Alors quid de la quête du sens ? Pourquoi ne pas considérer une sortie de SRAP comme du NLP alors qu’on a tendance à la faire avec un énoncé traduit par un système automatique ?

À la poursuite du sens

Les systèmes de traduction ont pour objectif de photographier un état de la langue source pour le faire correspondre à la langue cible, à travers des corpus parallèles, ou faute de mieux, des corpus comparables. Cette gymnastique n’a pas attendu l’émergence de la technologie des réseaux de neurones profonds, le système Moses en est la preuve. Éminemment probabiliste, ce dernier était fondé sur une traduction par séquences de mots. Là encore, il s’agissait de modéliser, via un apprentissage, les événements langagiers observés pour mieux procéder ensuite à un réordonnancement des mots dans la langue cible. Ce qui était auparavant travail ciselé d’experts en linguistique pour retrouver les fondamentaux morphosyntaxiques et lexicaux partagés est donc devenu avec les statistical machine translation, « simple » correspondance mathématique. Se pose à nouveau la question de la quête du sens dans cette entreprise…

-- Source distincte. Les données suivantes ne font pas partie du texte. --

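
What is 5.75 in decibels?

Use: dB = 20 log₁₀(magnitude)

dB = 20 log₁₀(5.75) = 15.2 dB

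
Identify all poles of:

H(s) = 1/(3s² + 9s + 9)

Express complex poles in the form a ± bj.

Discriminant = 9² - 4×3×9 = 81 - 108 = -27 < 0, so the poles are a complex conjugate pair s = (-9 ± j√27)/(2×3). Real part = -9/(2×3) = -9/6 = -1.5; imaginary part = ±√27/(2×3) ≈ 0.8660. Poles: s = -1.5 ± 0.8660j.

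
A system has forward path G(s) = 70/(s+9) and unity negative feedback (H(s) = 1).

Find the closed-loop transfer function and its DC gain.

T(s) = G/(1+GH) = [70/(s+9)] / [1 + 70/(s+9)] = 70/(s+9+70) = 70/(s+79). DC gain = 70/79 = 0.8861.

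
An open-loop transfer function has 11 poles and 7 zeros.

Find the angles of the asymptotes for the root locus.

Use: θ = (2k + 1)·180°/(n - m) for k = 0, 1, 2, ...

n - m = 11 - 7 = 4. Angles: θk = (2k + 1)·180°/4 = 45°, 135°, 225°, 315°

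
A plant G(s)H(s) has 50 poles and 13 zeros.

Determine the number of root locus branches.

Root locus has n branches where n = number of poles = 50.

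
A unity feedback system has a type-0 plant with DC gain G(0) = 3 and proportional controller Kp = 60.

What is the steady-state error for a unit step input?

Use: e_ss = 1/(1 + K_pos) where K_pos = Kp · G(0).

K_pos = Kp · G(0) = 60 × 3 = 180. e_ss = 1/(1 + 180) = 0.0055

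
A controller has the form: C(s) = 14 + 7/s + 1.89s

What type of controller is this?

This is a Proportional-Integral-Derivative (PID) controller.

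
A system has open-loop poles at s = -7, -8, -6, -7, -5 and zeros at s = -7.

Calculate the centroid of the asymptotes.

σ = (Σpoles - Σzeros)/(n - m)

σ = (Σpoles - Σzeros)/(n - m) = (-33 - (-7))/(5 - 1) = -26/4 = -6.5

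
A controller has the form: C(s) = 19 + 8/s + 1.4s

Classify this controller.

This is a Proportional-Integral-Derivative (PID) controller.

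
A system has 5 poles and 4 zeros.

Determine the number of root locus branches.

Root locus has n branches where n = number of poles = 5.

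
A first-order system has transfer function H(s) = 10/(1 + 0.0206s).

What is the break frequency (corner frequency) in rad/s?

Corner frequency = 1/τ = 1/0.0206 = 48.544 rad/s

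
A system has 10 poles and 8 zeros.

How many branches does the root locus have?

Root locus has n branches where n = number of poles = 10.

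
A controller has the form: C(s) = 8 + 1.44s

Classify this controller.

This is a Proportional-Derivative (PD) controller.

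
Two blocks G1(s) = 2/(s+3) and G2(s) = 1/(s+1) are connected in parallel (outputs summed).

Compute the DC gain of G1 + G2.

Parallel: G_eq = G1 + G2. DC gain = G1(0) + G2(0) = 2/3 + 1/1 = 0.6667 + 1 = 1.6667.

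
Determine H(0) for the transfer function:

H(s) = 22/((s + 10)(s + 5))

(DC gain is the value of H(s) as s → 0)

DC gain = H(0) = 22/(10 × 5) = 22/50 = 0.44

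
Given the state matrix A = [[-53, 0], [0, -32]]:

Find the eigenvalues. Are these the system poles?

For diagonal matrix, eigenvalues are diagonal entries: λ₁ = -53, λ₂ = -32. Eigenvalues of A = system poles.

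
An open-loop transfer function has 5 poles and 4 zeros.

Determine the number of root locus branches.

Root locus has n branches where n = number of poles = 5.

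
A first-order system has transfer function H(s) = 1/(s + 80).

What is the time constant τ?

For H(s) = 1/(s + 1/τ), the pole is at -1/τ = -80, so τ = 1/80 = 0.0125 s.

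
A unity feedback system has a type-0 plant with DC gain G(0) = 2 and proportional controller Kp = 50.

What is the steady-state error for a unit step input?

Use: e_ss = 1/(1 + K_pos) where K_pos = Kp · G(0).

K_pos = Kp · G(0) = 50 × 2 = 100. e_ss = 1/(1 + 100) = 0.0099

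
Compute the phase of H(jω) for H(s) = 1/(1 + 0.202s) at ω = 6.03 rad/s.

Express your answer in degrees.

Phase = -arctan(ωτ) = -arctan(6.03 × 0.202) = -50.6°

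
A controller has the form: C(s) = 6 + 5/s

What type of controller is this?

This is a Proportional-Integral (PI) controller.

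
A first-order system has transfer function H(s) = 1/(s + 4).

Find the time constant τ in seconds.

For H(s) = 1/(s + 1/τ), the pole is at -1/τ = -4, so τ = 1/4 = 0.25 s.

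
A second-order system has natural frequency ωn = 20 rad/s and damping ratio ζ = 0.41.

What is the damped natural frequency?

ωd = ωn√(1 - ζ²) = 20√(1 - 0.41²) = 18.24 rad/s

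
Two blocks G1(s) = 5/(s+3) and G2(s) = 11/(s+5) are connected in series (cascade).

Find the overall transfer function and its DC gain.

Series: multiply transfer functions. G_eq = 5/(s+3) × 11/(s+5) = 55/((s+3)(s+5)). DC gain = 55/(3×5) = 3.6667.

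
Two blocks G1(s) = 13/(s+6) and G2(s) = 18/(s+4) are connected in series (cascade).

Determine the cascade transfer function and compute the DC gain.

Series: multiply transfer functions. G_eq = 13/(s+6) × 18/(s+4) = 234/((s+6)(s+4)). DC gain = 234/(6×4) = 9.75.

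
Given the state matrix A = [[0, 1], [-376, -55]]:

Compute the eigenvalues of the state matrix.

det(A - λI) = λ² - (-55)λ + 376 = (λ - (-8))(λ - (-47)). Eigenvalues: -8, -47.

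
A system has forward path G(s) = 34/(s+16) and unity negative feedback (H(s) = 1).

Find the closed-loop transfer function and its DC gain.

T(s) = G/(1+GH) = [34/(s+16)] / [1 + 34/(s+16)] = 34/(s+16+34) = 34/(s+50). DC gain = 34/50 = 0.68.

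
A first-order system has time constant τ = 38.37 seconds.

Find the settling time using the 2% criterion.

For first-order system, 2% settling time ≈ 4τ = 4 × 38.37 = 153.48 s.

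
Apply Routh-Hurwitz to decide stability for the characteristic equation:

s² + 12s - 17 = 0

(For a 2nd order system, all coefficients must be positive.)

Coefficients: 1, 12, -17. c=-17 not positive, so system is unstable.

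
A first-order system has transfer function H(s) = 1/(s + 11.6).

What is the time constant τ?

For H(s) = 1/(s + 1/τ), the pole is at -1/τ = -11.6, so τ = 1/11.6 = 0.0862 s.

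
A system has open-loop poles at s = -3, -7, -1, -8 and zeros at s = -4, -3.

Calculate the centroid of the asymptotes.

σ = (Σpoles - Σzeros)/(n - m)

σ = (Σpoles - Σzeros)/(n - m) = (-19 - (-7))/(4 - 2) = -12/2 = -6.0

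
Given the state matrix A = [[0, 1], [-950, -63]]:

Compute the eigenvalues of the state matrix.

det(A - λI) = λ² - (-63)λ + 950 = (λ - (-25))(λ - (-38)). Eigenvalues: -25, -38.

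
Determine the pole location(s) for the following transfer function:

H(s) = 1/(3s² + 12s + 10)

Discriminant = 12² - 4×3×10 = 144 - 120 = 24 > 0, so two distinct real poles. Using quadratic formula: s = (-12 ± √24)/(2×3) = (-12 ± √24)/6, with √24 ≈ 4.8990. s₁ ≈ -1.1835, s₂ ≈ -2.8165. Poles: s₁ = -1.1835, s₂ = -2.8165.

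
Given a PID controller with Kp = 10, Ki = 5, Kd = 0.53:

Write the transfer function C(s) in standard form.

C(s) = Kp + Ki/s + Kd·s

Substituting values: C(s) = 10 + 5/s + 0.53s = (0.53s² + 10s + 5)/s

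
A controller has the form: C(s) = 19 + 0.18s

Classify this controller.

This is a Proportional-Derivative (PD) controller.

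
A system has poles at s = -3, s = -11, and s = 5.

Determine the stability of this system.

Pole(s) at s = 5 are not in the left half-plane. System is unstable.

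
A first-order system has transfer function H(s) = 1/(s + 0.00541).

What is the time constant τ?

For H(s) = 1/(s + 1/τ), the pole is at -1/τ = -0.00541, so τ = 1/0.00541 = 184.8 s.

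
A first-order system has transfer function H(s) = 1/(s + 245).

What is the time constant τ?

For H(s) = 1/(s + 1/τ), the pole is at -1/τ = -245, so τ = 1/245 = 0.0041 s.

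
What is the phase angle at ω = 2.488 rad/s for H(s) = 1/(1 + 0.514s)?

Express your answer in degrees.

Phase = -arctan(ωτ) = -arctan(2.488 × 0.514) = -52.0°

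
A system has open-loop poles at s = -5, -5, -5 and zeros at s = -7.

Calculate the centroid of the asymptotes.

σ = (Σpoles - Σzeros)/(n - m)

σ = (Σpoles - Σzeros)/(n - m) = (-15 - (-7))/(3 - 1) = -8/2 = -4.0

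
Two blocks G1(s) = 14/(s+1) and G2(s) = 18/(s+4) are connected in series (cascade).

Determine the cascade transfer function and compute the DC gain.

Series: multiply transfer functions. G_eq = 14/(s+1) × 18/(s+4) = 252/((s+1)(s+4)). DC gain = 252/(1×4) = 63.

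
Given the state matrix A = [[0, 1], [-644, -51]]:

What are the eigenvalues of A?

det(A - λI) = λ² - (-51)λ + 644 = (λ - (-23))(λ - (-28)). Eigenvalues: -23, -28.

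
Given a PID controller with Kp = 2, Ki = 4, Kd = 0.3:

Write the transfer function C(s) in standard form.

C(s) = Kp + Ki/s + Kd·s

Substituting values: C(s) = 2 + 4/s + 0.3s = (0.3s² + 2s + 4)/s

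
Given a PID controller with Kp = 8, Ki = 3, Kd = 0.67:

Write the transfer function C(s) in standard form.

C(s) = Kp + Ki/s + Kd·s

Substituting values: C(s) = 8 + 3/s + 0.67s = (0.67s² + 8s + 3)/s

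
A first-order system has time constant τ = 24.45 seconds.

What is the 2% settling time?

For first-order system, 2% settling time ≈ 4τ = 4 × 24.45 = 97.8 s.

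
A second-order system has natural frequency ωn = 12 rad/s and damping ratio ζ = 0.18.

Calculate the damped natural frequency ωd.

ωd = ωn√(1 - ζ²) = 12√(1 - 0.18²) = 11.8 rad/s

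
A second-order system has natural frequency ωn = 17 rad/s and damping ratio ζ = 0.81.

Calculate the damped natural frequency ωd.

ωd = ωn√(1 - ζ²) = 17√(1 - 0.81²) = 9.97 rad/s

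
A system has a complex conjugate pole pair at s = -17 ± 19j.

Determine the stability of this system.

Real part of poles is -17 (< 0, left half-plane). Stable.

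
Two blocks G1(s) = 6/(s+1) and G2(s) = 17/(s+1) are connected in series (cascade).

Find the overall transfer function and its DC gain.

Series: multiply transfer functions. G_eq = 6/(s+1) × 17/(s+1) = 102/((s+1)(s+1)). DC gain = 102/(1×1) = 102.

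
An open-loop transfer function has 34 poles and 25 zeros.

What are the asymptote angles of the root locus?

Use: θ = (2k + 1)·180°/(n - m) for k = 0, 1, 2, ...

n - m = 34 - 25 = 9. Angles: θk = (2k + 1)·180°/9 = 20°, 60°, 100°, 140°, 180°, 220°, 260°, 300°, 340°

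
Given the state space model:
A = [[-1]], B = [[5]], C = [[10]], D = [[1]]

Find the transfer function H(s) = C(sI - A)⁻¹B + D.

(sI - A)⁻¹ = 1/(s + 1). H(s) = 10×5/(s + 1) + 1 = (s + 51)/(s + 1).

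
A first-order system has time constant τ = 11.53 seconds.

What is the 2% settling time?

For first-order system, 2% settling time ≈ 4τ = 4 × 11.53 = 46.12 s.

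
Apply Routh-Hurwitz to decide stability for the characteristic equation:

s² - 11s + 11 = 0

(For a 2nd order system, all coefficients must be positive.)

Coefficients: 1, -11, 11. b=-11 not positive, so system is unstable.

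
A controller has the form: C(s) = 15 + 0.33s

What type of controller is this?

This is a Proportional-Derivative (PD) controller.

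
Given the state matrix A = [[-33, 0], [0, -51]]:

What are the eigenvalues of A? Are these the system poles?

For diagonal matrix, eigenvalues are diagonal entries: λ₁ = -33, λ₂ = -51. Eigenvalues of A = system poles.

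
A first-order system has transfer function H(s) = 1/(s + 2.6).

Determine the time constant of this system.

For H(s) = 1/(s + 1/τ), the pole is at -1/τ = -2.6, so τ = 1/2.6 = 0.3846 s.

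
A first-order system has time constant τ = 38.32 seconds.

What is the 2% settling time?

For first-order system, 2% settling time ≈ 4τ = 4 × 38.32 = 153.28 s.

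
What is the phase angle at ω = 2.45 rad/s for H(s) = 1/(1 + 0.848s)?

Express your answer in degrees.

Phase = -arctan(ωτ) = -arctan(2.45 × 0.848) = -64.3°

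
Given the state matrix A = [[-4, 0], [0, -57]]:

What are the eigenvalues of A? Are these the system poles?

For diagonal matrix, eigenvalues are diagonal entries: λ₁ = -4, λ₂ = -57. Eigenvalues of A = system poles.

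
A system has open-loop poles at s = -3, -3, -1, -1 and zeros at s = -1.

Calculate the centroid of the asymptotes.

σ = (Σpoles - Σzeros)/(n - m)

σ = (Σpoles - Σzeros)/(n - m) = (-8 - (-1))/(4 - 1) = -7/3 = -2.33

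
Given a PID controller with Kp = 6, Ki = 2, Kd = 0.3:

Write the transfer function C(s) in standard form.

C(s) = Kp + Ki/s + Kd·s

Substituting values: C(s) = 6 + 2/s + 0.3s = (0.3s² + 6s + 2)/s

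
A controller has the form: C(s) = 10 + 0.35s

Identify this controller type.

This is a Proportional-Derivative (PD) controller.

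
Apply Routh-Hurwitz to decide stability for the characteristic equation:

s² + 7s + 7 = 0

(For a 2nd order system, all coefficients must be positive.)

Coefficients: 1, 7, 7. All positive, so system is stable.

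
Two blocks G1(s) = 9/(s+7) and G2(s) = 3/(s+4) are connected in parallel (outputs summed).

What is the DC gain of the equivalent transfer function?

Parallel: G_eq = G1 + G2. DC gain = G1(0) + G2(0) = 9/7 + 3/4 = 1.2857 + 0.75 = 2.0357.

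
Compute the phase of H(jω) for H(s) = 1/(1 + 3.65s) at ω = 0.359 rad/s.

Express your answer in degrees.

Phase = -arctan(ωτ) = -arctan(0.359 × 3.65) = -52.7°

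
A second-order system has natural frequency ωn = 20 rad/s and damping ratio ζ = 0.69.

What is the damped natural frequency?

ωd = ωn√(1 - ζ²) = 20√(1 - 0.69²) = 14.48 rad/s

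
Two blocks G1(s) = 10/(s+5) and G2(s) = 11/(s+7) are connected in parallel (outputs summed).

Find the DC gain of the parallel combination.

Parallel: G_eq = G1 + G2. DC gain = G1(0) + G2(0) = 10/5 + 11/7 = 2 + 1.5714 = 3.5714.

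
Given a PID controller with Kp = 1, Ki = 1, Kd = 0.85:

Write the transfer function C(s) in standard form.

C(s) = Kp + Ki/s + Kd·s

Substituting values: C(s) = 1 + 1/s + 0.85s = (0.85s² + s + 1)/s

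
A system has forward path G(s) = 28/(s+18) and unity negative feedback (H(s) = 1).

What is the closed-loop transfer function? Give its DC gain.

T(s) = G/(1+GH) = [28/(s+18)] / [1 + 28/(s+18)] = 28/(s+18+28) = 28/(s+46). DC gain = 28/46 = 0.6087.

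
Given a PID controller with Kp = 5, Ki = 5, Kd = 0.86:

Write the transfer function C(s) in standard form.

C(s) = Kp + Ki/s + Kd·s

Substituting values: C(s) = 5 + 5/s + 0.86s = (0.86s² + 5s + 5)/s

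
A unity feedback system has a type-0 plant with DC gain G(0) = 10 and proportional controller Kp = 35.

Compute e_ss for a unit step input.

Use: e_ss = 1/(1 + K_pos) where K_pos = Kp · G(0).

K_pos = Kp · G(0) = 35 × 10 = 350. e_ss = 1/(1 + 350) = 0.0028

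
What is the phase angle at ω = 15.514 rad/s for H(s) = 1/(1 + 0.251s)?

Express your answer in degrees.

Phase = -arctan(ωτ) = -arctan(15.514 × 0.251) = -75.6°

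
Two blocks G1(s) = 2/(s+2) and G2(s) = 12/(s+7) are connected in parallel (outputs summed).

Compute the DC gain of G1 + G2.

Parallel: G_eq = G1 + G2. DC gain = G1(0) + G2(0) = 2/2 + 12/7 = 1 + 1.7143 = 2.7143.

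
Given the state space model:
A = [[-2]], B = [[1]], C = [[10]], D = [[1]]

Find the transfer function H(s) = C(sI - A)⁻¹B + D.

(sI - A)⁻¹ = 1/(s + 2). H(s) = 10×1/(s + 2) + 1 = (s + 12)/(s + 2).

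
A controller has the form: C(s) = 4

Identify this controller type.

This is a Proportional (P) controller.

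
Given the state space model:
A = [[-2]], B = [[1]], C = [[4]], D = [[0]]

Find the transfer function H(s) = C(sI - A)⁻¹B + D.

(sI - A)⁻¹ = 1/(s + 2). H(s) = 4 × 1/(s + 2) + 0 = 4/(s + 2).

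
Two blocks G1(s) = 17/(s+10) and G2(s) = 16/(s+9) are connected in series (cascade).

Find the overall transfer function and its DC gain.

Series: multiply transfer functions. G_eq = 17/(s+10) × 16/(s+9) = 272/((s+10)(s+9)). DC gain = 272/(10×9) = 3.0222.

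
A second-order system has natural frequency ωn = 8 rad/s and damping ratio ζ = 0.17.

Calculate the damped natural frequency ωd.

ωd = ωn√(1 - ζ²) = 8√(1 - 0.17²) = 7.88 rad/s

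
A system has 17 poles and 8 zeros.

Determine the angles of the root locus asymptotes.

n - m = 17 - 8 = 9. Angles: θk = (2k + 1)·180°/9 = 20°, 60°, 100°, 140°, 180°, 220°, 260°, 300°, 340°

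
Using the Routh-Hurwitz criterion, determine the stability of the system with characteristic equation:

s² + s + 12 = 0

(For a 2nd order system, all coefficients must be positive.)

Coefficients: 1, 1, 12. All positive, so system is stable.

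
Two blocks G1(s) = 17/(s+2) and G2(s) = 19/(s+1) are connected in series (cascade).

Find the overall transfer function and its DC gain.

Series: multiply transfer functions. G_eq = 17/(s+2) × 19/(s+1) = 323/((s+2)(s+1)). DC gain = 323/(2×1) = 161.5.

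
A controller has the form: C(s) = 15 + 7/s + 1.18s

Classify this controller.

This is a Proportional-Integral-Derivative (PID) controller.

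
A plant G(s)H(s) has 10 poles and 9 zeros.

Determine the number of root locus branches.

Root locus has n branches where n = number of poles = 10.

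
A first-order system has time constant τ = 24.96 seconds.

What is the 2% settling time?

For first-order system, 2% settling time ≈ 4τ = 4 × 24.96 = 99.84 s.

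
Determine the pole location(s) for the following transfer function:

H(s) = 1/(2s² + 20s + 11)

Discriminant = 20² - 4×2×11 = 400 - 88 = 312 > 0, so two distinct real poles. Using quadratic formula: s = (-20 ± √312)/(2×2) = (-20 ± √312)/4, with √312 ≈ 17.6635. s₁ ≈ -0.5841, s₂ ≈ -9.4159. Poles: s₁ = -0.5841, s₂ = -9.4159.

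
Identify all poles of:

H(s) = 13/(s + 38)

Pole is where denominator = 0: s + 38 = 0, so s = -38.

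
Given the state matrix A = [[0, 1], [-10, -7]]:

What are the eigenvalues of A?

det(A - λI) = λ² - (-7)λ + 10 = (λ - (-5))(λ - (-2)). Eigenvalues: -5, -2.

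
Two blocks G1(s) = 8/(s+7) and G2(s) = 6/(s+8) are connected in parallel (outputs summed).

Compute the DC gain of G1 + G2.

Parallel: G_eq = G1 + G2. DC gain = G1(0) + G2(0) = 8/7 + 6/8 = 1.1429 + 0.75 = 1.8929.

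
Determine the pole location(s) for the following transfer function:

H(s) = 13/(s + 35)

Pole is where denominator = 0: s + 35 = 0, so s = -35.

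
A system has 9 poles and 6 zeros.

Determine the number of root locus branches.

Root locus has n branches where n = number of poles = 9.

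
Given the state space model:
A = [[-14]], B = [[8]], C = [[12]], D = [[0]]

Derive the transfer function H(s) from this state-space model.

(sI - A)⁻¹ = 1/(s + 14). H(s) = 12 × 8/(s + 14) + 0 = 96/(s + 14).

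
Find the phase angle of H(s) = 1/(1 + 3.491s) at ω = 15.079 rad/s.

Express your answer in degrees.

Phase = -arctan(ωτ) = -arctan(15.079 × 3.491) = -88.9°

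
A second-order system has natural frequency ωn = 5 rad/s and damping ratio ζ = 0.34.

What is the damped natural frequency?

ωd = ωn√(1 - ζ²) = 5√(1 - 0.34²) = 4.7 rad/s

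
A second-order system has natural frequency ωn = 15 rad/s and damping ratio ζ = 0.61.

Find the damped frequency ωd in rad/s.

ωd = ωn√(1 - ζ²) = 15√(1 - 0.61²) = 11.89 rad/s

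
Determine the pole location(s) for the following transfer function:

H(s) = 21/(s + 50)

Pole is where denominator = 0: s + 50 = 0, so s = -50.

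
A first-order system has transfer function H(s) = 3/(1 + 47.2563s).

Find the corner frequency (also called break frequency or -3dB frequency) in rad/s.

Corner frequency = 1/τ = 1/47.2563 = 0.021 rad/s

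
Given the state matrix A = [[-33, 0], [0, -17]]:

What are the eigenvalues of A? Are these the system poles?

For diagonal matrix, eigenvalues are diagonal entries: λ₁ = -33, λ₂ = -17. Eigenvalues of A = system poles.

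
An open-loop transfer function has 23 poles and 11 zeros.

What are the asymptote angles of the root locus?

n - m = 23 - 11 = 12. Angles: θk = (2k + 1)·180°/12 = 15°, 45°, 75°, 105°, 135°, 165°, 195°, 225°, 255°, 285°, 315°, 345°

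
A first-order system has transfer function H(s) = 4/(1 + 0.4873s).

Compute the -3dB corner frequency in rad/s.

Corner frequency = 1/τ = 1/0.4873 = 2.052 rad/s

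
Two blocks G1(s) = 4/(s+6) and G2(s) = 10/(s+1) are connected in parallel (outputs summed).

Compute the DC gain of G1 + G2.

Parallel: G_eq = G1 + G2. DC gain = G1(0) + G2(0) = 4/6 + 10/1 = 0.6667 + 10 = 10.6667.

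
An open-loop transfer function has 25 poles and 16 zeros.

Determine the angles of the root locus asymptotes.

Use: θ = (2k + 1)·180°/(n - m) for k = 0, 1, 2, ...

n - m = 25 - 16 = 9. Angles: θk = (2k + 1)·180°/9 = 20°, 60°, 100°, 140°, 180°, 220°, 260°, 300°, 340°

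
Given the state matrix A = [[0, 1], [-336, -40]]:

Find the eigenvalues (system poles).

det(A - λI) = λ² - (-40)λ + 336 = (λ - (-28))(λ - (-12)). Eigenvalues: -28, -12.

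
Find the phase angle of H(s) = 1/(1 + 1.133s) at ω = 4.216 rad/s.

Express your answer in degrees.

Phase = -arctan(ωτ) = -arctan(4.216 × 1.133) = -78.2°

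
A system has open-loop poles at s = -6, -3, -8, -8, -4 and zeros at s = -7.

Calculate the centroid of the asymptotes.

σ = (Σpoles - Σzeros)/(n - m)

σ = (Σpoles - Σzeros)/(n - m) = (-29 - (-7))/(5 - 1) = -22/4 = -5.5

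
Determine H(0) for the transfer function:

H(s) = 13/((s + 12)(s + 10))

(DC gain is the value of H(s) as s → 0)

DC gain = H(0) = 13/(12 × 10) = 13/120 = 0.1083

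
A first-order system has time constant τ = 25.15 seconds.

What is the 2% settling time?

For first-order system, 2% settling time ≈ 4τ = 4 × 25.15 = 100.6 s.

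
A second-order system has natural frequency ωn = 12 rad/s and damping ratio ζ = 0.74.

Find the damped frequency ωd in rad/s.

ωd = ωn√(1 - ζ²) = 12√(1 - 0.74²) = 8.07 rad/s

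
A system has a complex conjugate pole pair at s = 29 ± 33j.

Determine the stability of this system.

Real part of poles is 29 (> 0, right half-plane). Unstable.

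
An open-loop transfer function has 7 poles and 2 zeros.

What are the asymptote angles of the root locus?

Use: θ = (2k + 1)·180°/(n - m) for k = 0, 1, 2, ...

n - m = 7 - 2 = 5. Angles: θk = (2k + 1)·180°/5 = 36°, 108°, 180°, 252°, 324°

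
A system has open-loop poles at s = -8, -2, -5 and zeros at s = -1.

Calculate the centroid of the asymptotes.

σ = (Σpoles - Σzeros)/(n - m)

σ = (Σpoles - Σzeros)/(n - m) = (-15 - (-1))/(3 - 1) = -14/2 = -7.0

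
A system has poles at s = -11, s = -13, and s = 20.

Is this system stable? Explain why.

Pole(s) at s = 20 are not in the left half-plane. System is unstable.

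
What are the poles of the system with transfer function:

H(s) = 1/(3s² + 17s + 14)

Discriminant = 17² - 4×3×14 = 289 - 168 = 121 > 0, so two distinct real poles. Using quadratic formula: s = (-17 ± √121)/(2×3) = (-17 ± √121)/6, with √121 = 11. s₁ = -6/6 = -1, s₂ = -28/6 ≈ -4.6667. Poles: s₁ = -1, s₂ = -4.6667.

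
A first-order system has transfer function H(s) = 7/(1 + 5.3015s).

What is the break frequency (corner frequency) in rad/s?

Corner frequency = 1/τ = 1/5.3015 = 0.189 rad/s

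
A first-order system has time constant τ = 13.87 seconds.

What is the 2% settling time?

For first-order system, 2% settling time ≈ 4τ = 4 × 13.87 = 55.48 s.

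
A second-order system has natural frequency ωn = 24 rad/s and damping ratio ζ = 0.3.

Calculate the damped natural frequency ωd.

ωd = ωn√(1 - ζ²) = 24√(1 - 0.3²) = 22.89 rad/s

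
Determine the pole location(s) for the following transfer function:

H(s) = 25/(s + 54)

Pole is where denominator = 0: s + 54 = 0, so s = -54.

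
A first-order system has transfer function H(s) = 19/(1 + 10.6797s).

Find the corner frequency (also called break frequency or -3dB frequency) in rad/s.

Corner frequency = 1/τ = 1/10.6797 = 0.094 rad/s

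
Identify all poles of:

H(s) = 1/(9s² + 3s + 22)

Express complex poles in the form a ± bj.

Discriminant = 3² - 4×9×22 = 9 - 792 = -783 < 0, so the poles are a complex conjugate pair s = (-3 ± j√783)/(2×9). Real part = -3/(2×9) = -3/18 ≈ -0.1667; imaginary part = ±√783/(2×9) ≈ 1.5546. Poles: s = -0.1667 ± 1.5546j.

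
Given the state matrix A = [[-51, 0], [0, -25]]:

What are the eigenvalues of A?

For diagonal matrix, eigenvalues are diagonal entries: λ₁ = -51, λ₂ = -25.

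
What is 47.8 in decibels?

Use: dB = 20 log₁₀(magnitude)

dB = 20 log₁₀(47.8) = 33.6 dB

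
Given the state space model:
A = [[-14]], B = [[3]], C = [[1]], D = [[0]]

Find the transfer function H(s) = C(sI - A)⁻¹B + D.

(sI - A)⁻¹ = 1/(s + 14). H(s) = 1 × 3/(s + 14) + 0 = 3/(s + 14).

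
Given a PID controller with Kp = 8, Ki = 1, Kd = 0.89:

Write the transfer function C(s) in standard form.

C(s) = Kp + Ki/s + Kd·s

Substituting values: C(s) = 8 + 1/s + 0.89s = (0.89s² + 8s + 1)/s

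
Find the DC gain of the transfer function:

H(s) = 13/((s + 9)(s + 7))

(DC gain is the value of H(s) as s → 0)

DC gain = H(0) = 13/(9 × 7) = 13/63 = 0.2063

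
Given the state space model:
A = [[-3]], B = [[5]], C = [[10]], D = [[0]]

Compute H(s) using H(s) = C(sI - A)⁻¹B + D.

(sI - A)⁻¹ = 1/(s + 3). H(s) = 10 × 5/(s + 3) + 0 = 50/(s + 3).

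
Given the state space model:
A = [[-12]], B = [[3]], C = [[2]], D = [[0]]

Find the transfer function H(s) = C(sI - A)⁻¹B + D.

(sI - A)⁻¹ = 1/(s + 12). H(s) = 2 × 3/(s + 12) + 0 = 6/(s + 12).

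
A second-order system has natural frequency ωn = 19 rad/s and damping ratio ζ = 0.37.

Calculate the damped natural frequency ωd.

ωd = ωn√(1 - ζ²) = 19√(1 - 0.37²) = 17.65 rad/s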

Pour beaucoup, la clé réside dans un effort d’analyse supplémentaire qui tendrait à circonscrire le sens de l’énoncé produit.

Ainsi, les tâches de résumé automatique, d’indexation documentaire mais aussi de classification thématique (y compris le binaire et manichéen spam or not spam ?) semblent réussir à savoir « de quoi ça parle ». Toutefois, comme pour la transcription, il s’agit surtout, après normalisation, de comptabiliser les événements les plus observés et leurs co-occurrences. Ces dénombrements n’ont d’autre but que de concourir, non pas à la quête du sens, mais, à la recherche d’une relation inter-signifiants et des réseaux qui s’établissent par l’usage.

Qu’elle soit ou non terminologique, une langue est d’abord et avant tout le fait de ses locuteurs.

Aujourd’hui, le regain d’intérêt autour des réseaux de neurones, du fait de l’aptitude mathématique nouvellement gagnée à empiler les couches, et donc à emmagasiner les connaissances et les informations additionnelles, permet de dessiner des architectures où l’on tente, de manière multimodale, de capturer ce qui fait sens. Mais ces réseaux, qu’ils embarquent des portes d’oubli et de mémoire (les long short-term memory) ou qu’ils jouent avec la temporalité (les time delay neural network), ne sont pas aptes à « comprendre » et donc à véritablement restituer le sens d’un énoncé.

Ils sont fondés sur la nécessité de capter les proximités plus ou moins lointaines pour mieux retenir l’essentiel : l’usage.

Arrêtons-nous quelques instants, non sur la syntaxe de la langue mais sur les mots.

En se focalisant sur ces petites unités du langage, l’objectif est alors de mieux appréhender leur sémantique, c’est-à-dire les mécanismes propres à la construction du sens. Ainsi, en construisant avec des réseaux de neurones appropriés et des données idoines, des word embeddings, on se donne l’illusion de faire émerger le sens, de permettre aux systèmes, qu’ils soient de traduction ou de NLP de se doter d’une brique de compréhension.

Pourtant, les word embeddings ne résultent que d’un effort de vectorisation : il s’agit de représenter les mots les plus fréquents d’un vocabulaire par un vecteur de nombres réels continus dont la dimension a été choisie à dessein. Cette « traduction » numérique du mot permet de le positionner par rapport aux autres dans le vocabulaire dessiné. Pour autant, ce qui se rapporte à une construction du sens, n’est que reproductibilité apprise par l’encodeur et correctement décodée à l’issue de la chaîne de vectorisation.

La question de la capture du sens par un système se fait particulièrement prégnante avec l’intérêt croissant porté au deep learning, compte-tenu notamment de la puissance accrue qu’offrent ces technologies.

Mais au-delà même d’une appréhension du sens, il s’agit d’abord et avant tout d’encoder alpha numériquement l’usage, à travers un apprentissage plus ou moins conséquent, ciselé ou non, et de le décoder pour l’utiliser dans un cas d’usage qui fait sens pour l’utilisateur.


Carole Lailler, docteur en sciences du langage et experte de la société Scribe-Conseil et Olivier Mégean, président de la société demain.ai ont co-écrit cet article avec Paul Deleglise.